Environmental and social benefits of bio-mass plantations :

Woody crops bring in economic rewards

Dr N Yogaratnam

Tree bio-mass plantations potentially offer many direct and indirect environmental benefits, but they may have negative environmental impacts as well. Ascertaining the environmental impacts are complex because the impacts of using bio-mass for energy must be considered in the context of alternative energy options while the impacts of producing energy crops must be considered in the context of alternative land uses.

Environmental

Gobally significant environmental benefits may result from using wood for energy rather than fossil fuels. The greatest benefit is derived from substituting biomass energy for coal. The degree of benefit depends greatly on the efficiency with which the wood is converted to electricity.
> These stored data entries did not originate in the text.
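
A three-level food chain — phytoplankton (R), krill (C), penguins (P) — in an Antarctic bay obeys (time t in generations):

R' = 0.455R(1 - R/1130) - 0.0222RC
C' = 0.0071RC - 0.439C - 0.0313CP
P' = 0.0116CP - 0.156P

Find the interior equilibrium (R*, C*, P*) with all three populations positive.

From dP/dt = 0: 0.0116C* = 0.156, so C* = 13.4.
From dR/dt = 0: 0.455(1 - R*/1130) = 0.0222·13.4, giving R* = 1130·(1 - 0.656) = 389.
From dC/dt = 0: 0.0071·389 - 0.439 = 0.0313P*, so P* = 2.32/0.0313 = 74.1.

R* ≈ 389, C* ≈ 13.4, P* ≈ 74.1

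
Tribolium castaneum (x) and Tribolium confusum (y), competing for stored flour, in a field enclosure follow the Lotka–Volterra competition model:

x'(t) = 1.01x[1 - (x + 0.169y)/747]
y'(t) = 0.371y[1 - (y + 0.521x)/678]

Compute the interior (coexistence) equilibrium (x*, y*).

Setting both brackets to zero gives the nullclines x + 0.169y = 747 and 0.521x + y = 678.
Substituting y = 678 - 0.521x into the first: x(1 - 0.169·0.521) = 747 - 0.169·678.
So x* = 632/0.912 = 693, and then y* = 678 - 0.521·693 = 317.

x* ≈ 693, y* ≈ 317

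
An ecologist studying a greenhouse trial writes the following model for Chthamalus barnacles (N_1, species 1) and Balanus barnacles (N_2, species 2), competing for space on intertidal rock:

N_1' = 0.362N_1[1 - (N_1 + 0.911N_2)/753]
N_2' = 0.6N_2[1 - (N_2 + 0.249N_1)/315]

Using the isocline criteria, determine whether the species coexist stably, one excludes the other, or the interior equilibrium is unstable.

stable coexistence

Compare the nullcline intercepts: K1/α12 = 753/0.911 = 827 > K2 = 315; K2/α21 = 315/0.249 = 1270 > K1 = 753.
Since both inequalities hold, each species can invade when rare, so the interior equilibrium is stable.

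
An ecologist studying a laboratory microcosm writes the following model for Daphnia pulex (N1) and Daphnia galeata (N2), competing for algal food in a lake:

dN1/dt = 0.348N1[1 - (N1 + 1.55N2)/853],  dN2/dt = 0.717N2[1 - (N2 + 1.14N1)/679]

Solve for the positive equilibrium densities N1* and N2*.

Setting both brackets to zero gives the nullclines N1 + 1.55N2 = 853 and 1.14N1 + N2 = 679.
Substituting N2 = 679 - 1.14N1 into the first: N1(1 - 1.55·1.14) = 853 - 1.55·679.
So N1* = -199/-0.767 = 260, and then N2* = 679 - 1.14·260 = 383.

N1* ≈ 260, N2* ≈ 383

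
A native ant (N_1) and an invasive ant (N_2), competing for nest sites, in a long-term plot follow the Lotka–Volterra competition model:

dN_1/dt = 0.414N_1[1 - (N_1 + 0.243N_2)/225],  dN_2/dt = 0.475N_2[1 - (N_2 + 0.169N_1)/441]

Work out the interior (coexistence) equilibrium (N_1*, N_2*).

Setting both brackets to zero gives the nullclines N_1 + 0.243N_2 = 225 and 0.169N_1 + N_2 = 441.
Substituting N_2 = 441 - 0.169N_1 into the first: N_1(1 - 0.243·0.169) = 225 - 0.243·441.
So N_1* = 118/0.959 = 123, and then N_2* = 441 - 0.169·123 = 420.

N_1* ≈ 123, N_2* ≈ 420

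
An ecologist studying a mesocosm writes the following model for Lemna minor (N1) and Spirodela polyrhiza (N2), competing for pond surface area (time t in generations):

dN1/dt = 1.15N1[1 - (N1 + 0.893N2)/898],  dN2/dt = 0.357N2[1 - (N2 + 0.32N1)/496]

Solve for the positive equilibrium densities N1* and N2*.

N1* ≈ 637, N2* ≈ 292

Setting both brackets to zero gives the nullclines N1 + 0.893N2 = 898 and 0.32N1 + N2 = 496.
Substituting N2 = 496 - 0.32N1 into the first: N1(1 - 0.893·0.32) = 898 - 0.893·496.
So N1* = 455/0.714 = 637, and then N2* = 496 - 0.32·637 = 292.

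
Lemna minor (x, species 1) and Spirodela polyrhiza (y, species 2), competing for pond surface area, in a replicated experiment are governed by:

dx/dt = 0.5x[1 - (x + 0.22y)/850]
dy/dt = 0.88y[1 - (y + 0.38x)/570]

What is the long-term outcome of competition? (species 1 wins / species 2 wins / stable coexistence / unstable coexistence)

Compare the nullcline intercepts: K1/α12 = 850/0.22 = 3860 > K2 = 570; K2/α21 = 570/0.38 = 1500 > K1 = 850.
Since both inequalities hold, each species can invade when rare, so the interior equilibrium is stable.

stable coexistence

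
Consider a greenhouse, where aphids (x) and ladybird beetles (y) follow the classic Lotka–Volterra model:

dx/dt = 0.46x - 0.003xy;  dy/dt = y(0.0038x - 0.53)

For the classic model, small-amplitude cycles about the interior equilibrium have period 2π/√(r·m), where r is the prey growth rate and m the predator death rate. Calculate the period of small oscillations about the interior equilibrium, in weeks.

T ≈ 12.7 weeks

Here r = 0.46 and m = 0.53, so r·m = 0.244.
ω = √0.244 = 0.494 per week, hence T = 2π/ω ≈ 12.7 weeks.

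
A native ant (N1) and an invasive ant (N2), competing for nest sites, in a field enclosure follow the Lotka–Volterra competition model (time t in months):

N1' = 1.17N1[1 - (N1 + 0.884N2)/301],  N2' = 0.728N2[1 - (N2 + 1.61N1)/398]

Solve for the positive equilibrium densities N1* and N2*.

N1* ≈ 120, N2* ≈ 205

Setting both brackets to zero gives the nullclines N1 + 0.884N2 = 301 and 1.61N1 + N2 = 398.
Substituting N2 = 398 - 1.61N1 into the first: N1(1 - 0.884·1.61) = 301 - 0.884·398.
So N1* = -50.8/-0.423 = 120, and then N2* = 398 - 1.61·120 = 205.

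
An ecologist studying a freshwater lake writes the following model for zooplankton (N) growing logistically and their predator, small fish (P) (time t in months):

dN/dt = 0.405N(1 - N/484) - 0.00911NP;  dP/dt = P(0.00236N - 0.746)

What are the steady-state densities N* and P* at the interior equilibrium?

From dP/dt = 0 with P > 0: 0.00236N* = 0.746, so N* = 316.
Substitute into dN/dt = 0: 0.405(1 - 316/484) = 0.00911P*.
The bracket is 0.347, giving P* = 0.14/0.00911 = 15.4.

N* ≈ 316, P* ≈ 15.4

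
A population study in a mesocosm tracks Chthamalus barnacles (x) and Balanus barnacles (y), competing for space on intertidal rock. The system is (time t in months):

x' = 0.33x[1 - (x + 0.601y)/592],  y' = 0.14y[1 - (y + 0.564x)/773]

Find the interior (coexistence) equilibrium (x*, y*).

Setting both brackets to zero gives the nullclines x + 0.601y = 592 and 0.564x + y = 773.
Substituting y = 773 - 0.564x into the first: x(1 - 0.601·0.564) = 592 - 0.601·773.
So x* = 127/0.661 = 193, and then y* = 773 - 0.564·193 = 664.

x* ≈ 193, y* ≈ 664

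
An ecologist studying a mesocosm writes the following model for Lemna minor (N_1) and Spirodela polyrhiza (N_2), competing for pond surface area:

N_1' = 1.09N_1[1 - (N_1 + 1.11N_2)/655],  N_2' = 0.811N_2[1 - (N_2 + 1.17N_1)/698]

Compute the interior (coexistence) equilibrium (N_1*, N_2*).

N_1* ≈ 401, N_2* ≈ 229

Setting both brackets to zero gives the nullclines N_1 + 1.11N_2 = 655 and 1.17N_1 + N_2 = 698.
Substituting N_2 = 698 - 1.17N_1 into the first: N_1(1 - 1.11·1.17) = 655 - 1.11·698.
So N_1* = -120/-0.299 = 401, and then N_2* = 698 - 1.17·401 = 229.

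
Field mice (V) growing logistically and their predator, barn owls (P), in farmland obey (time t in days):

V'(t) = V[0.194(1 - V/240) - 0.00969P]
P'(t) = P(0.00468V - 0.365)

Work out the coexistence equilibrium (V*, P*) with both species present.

From dP/dt = 0 with P > 0: 0.00468V* = 0.365, so V* = 78.
Substitute into dV/dt = 0: 0.194(1 - 78/240) = 0.00969P*.
The bracket is 0.675, giving P* = 0.131/0.00969 = 13.5.

V* ≈ 78, P* ≈ 13.5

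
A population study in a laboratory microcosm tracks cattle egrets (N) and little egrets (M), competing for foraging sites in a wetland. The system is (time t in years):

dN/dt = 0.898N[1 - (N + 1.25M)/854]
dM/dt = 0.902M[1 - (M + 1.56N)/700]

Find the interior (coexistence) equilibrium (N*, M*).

N* ≈ 22.1, M* ≈ 666

Setting both brackets to zero gives the nullclines N + 1.25M = 854 and 1.56N + M = 700.
Substituting M = 700 - 1.56N into the first: N(1 - 1.25·1.56) = 854 - 1.25·700.
So N* = -21/-0.95 = 22.1, and then M* = 700 - 1.56·22.1 = 666.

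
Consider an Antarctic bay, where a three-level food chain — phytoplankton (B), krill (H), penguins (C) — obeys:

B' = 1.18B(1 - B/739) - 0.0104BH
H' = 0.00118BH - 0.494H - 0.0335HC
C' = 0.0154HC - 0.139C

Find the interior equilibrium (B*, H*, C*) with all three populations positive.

B* ≈ 680, H* ≈ 9.03, C* ≈ 9.21

From dC/dt = 0: 0.0154H* = 0.139, so H* = 9.03.
From dB/dt = 0: 1.18(1 - B*/739) = 0.0104·9.03, giving B* = 739·(1 - 0.0796) = 680.
From dH/dt = 0: 0.00118·680 - 0.494 = 0.0335C*, so C* = 0.309/0.0335 = 9.21.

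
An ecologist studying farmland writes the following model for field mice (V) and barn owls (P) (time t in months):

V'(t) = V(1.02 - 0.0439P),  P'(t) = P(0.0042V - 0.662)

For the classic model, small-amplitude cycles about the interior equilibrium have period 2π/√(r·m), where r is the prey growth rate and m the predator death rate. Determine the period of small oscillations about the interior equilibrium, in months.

T ≈ 7.65 months

Here r = 1.02 and m = 0.662, so r·m = 0.675.
ω = √0.675 = 0.822 per month, hence T = 2π/ω ≈ 7.65 months.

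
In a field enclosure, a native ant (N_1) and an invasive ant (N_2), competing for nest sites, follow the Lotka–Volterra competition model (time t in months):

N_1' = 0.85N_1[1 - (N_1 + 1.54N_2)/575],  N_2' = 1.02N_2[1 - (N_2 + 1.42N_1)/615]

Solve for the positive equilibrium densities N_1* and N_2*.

Setting both brackets to zero gives the nullclines N_1 + 1.54N_2 = 575 and 1.42N_1 + N_2 = 615.
Substituting N_2 = 615 - 1.42N_1 into the first: N_1(1 - 1.54·1.42) = 575 - 1.54·615.
So N_1* = -372/-1.19 = 314, and then N_2* = 615 - 1.42·314 = 170.

N_1* ≈ 314, N_2* ≈ 170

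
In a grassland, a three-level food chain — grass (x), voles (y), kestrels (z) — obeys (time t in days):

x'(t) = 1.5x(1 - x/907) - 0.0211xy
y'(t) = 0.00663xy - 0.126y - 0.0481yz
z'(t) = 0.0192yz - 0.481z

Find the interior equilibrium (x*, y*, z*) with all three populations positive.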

If the efficiency of conversion of wood to electricity is similar to coal conversion to electricity then the benefits are several. Airborne pollutants such as toxic heavy metals, ozone-forming chemicals, and releases of sulfur that contribute to acid rain will be reduced.

The ash and waste products from burning will, in most cases, be sufficiently benign to return to the soil. There will be a considerable reduction in net carbon dioxide emissions that contribute to the greenhouse effect. For example, one dry tonne of wood will displace 15 GJ of coal. The 15 GJ of coal will have the equivalent of 0.37 tonnes of carbon assuming the wood is converted at an efficiency of 25 percent.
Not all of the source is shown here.